End of the deal also meant McDonald’s had to pull out of Disney’s theme parks.

“How (Subway) touches families in a healthy manner really intersects with our strategy, as well,” said Don Gross, VP of global promotions at the Walt Disney Studios. “They share our interests in reaching families in an interesting and positive manner.”

Although deals with quick-service restaurants enable studios to get their marketing campaigns in front of millions of potential moviegoers, Disney didn’t feel the pressure to find a new chain after it parted ways with McDonald’s.

“Clearly Disney has not worked in this space for quite some time, but it hasn’t hurt us promotionally,” Gross said. Instead it found other brands to promote its pics.

Hilton Garden Inn, Visa Signature, Target, the Republic of Tea and tourism org VisitScotland also have aligned around “Brave,” ponying up considerable coin for TV, print and online ads, along with in-store exposure.

“For us, we just look for partners that strategically align with the campaign of the film,” Gross added.

Disney already has started discussions with Subway about future film promotions — Subway already had a connection with Disney’s ESPN and ABC as an advertiser.

The amount of exposure Subway offers proved too attractive to pass up: While McDonald’s earns more in revenue, Milford, Conn.-based Subway operates 24,899 stores in the U.S. Worldwide, the company has 37,000 outlets in 100 countries, ranking it only behind Yum! Brands’ KFC, Pizza Hut and Taco Bell.

For Subway, “Brave” and other Disney films gives the company a chance to reach out to a new consumer after its marketing efforts have primarily focused on the male audience with its sports-themed campaigns.

“It adds another dimension to our brand,” Pace said. “Disney’s got a lot of power with parents, moms and kids. We always like to expand our reach and bring people into the fold that we don’t normally speak to.”

The companies aren’t likely to broker the kind of multiyear deal Disney had with McDonald’s as most studios have shied away from those types of overall corporate pacts in recent years, preferring the freedom to pick and choose who they associate their films with.

At the same time, brands don’t want to be stuck with a studio that may shift its focus on the type of films it wants to make.

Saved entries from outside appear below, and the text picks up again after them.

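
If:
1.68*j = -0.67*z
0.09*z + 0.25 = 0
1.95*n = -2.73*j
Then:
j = 1.11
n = -1.55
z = -2.78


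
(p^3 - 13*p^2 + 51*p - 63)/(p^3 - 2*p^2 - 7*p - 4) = (-p^3 + 13*p^2 - 51*p + 63)/(-p^3 + 2*p^2 + 7*p + 4)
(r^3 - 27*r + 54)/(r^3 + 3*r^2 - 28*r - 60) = (r^2 - 6*r + 9)/(r^2 - 3*r - 10)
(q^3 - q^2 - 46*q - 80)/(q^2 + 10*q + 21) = (q^3 - q^2 - 46*q - 80)/(q^2 + 10*q + 21)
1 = 1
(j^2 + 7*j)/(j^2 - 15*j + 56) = j*(j + 7)/(j^2 - 15*j + 56)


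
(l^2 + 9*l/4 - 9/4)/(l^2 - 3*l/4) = (l + 3)/l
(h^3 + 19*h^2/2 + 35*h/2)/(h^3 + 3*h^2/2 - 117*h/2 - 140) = h/(h - 8)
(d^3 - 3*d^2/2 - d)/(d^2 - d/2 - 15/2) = d*(-2*d^2 + 3*d + 2)/(-2*d^2 + d + 15)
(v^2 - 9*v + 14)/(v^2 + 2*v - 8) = (v - 7)/(v + 4)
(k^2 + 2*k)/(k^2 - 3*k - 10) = k/(k - 5)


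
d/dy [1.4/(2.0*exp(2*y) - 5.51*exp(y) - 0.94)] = (7.714 - 5.6*exp(y))*exp(y)/(-2.0*exp(2*y) + 5.51*exp(y) + 0.94)^2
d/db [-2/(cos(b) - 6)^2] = -4*sin(b)/(cos(b) - 6)^3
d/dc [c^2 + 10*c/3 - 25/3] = 2*c + 10/3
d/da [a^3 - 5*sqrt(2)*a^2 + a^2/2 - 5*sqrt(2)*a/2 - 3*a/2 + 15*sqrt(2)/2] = 3*a^2 - 10*sqrt(2)*a + a - 5*sqrt(2)/2 - 3/2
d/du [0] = 0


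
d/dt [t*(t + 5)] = 2*t + 5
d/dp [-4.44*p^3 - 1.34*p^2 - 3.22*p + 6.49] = -13.32*p^2 - 2.68*p - 3.22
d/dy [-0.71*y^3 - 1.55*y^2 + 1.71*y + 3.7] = -2.13*y^2 - 3.1*y + 1.71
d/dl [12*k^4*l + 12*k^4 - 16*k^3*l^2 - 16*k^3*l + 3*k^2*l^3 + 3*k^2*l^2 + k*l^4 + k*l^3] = k*(12*k^3 - 32*k^2*l - 16*k^2 + 9*k*l^2 + 6*k*l + 4*l^3 + 3*l^2)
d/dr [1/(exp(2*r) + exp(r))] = (-2*exp(r) - 1)*exp(-r)/(exp(r) + 1)^2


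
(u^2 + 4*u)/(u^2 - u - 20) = u/(u - 5)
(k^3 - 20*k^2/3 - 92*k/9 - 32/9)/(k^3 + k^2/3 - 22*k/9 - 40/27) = 3*(3*k^2 - 22*k - 16)/(9*k^2 - 3*k - 20)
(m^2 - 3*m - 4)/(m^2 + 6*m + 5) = (m - 4)/(m + 5)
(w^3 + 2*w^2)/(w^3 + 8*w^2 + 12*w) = w/(w + 6)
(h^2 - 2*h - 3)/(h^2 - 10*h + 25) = (h^2 - 2*h - 3)/(h^2 - 10*h + 25)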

McDonald’s found that out when Disney strayed away from traditional family fare and pumped out pics like “The Alamo,” “Hidalgo,” “King Arthur,” “The Village” and “National Treasure” in 2004, which didn’t prove Happy Meal-friendly. Disappointments like “Treasure Planet” and “Atlantis: The Lost Empire” also caused corporate grumbling.

Still Subway wouldn’t be opposed to working with Disney in the future.

“We like to do things for the long-term,” Pace said. “We hope this is the genesis for something that continues for a long time to the benefit of both corporations.” But Pace added that any tie-in to an entertainment property should have “a linkage to our brand. We don’t want the message about Subway and the message about the entertainment property to be separate.”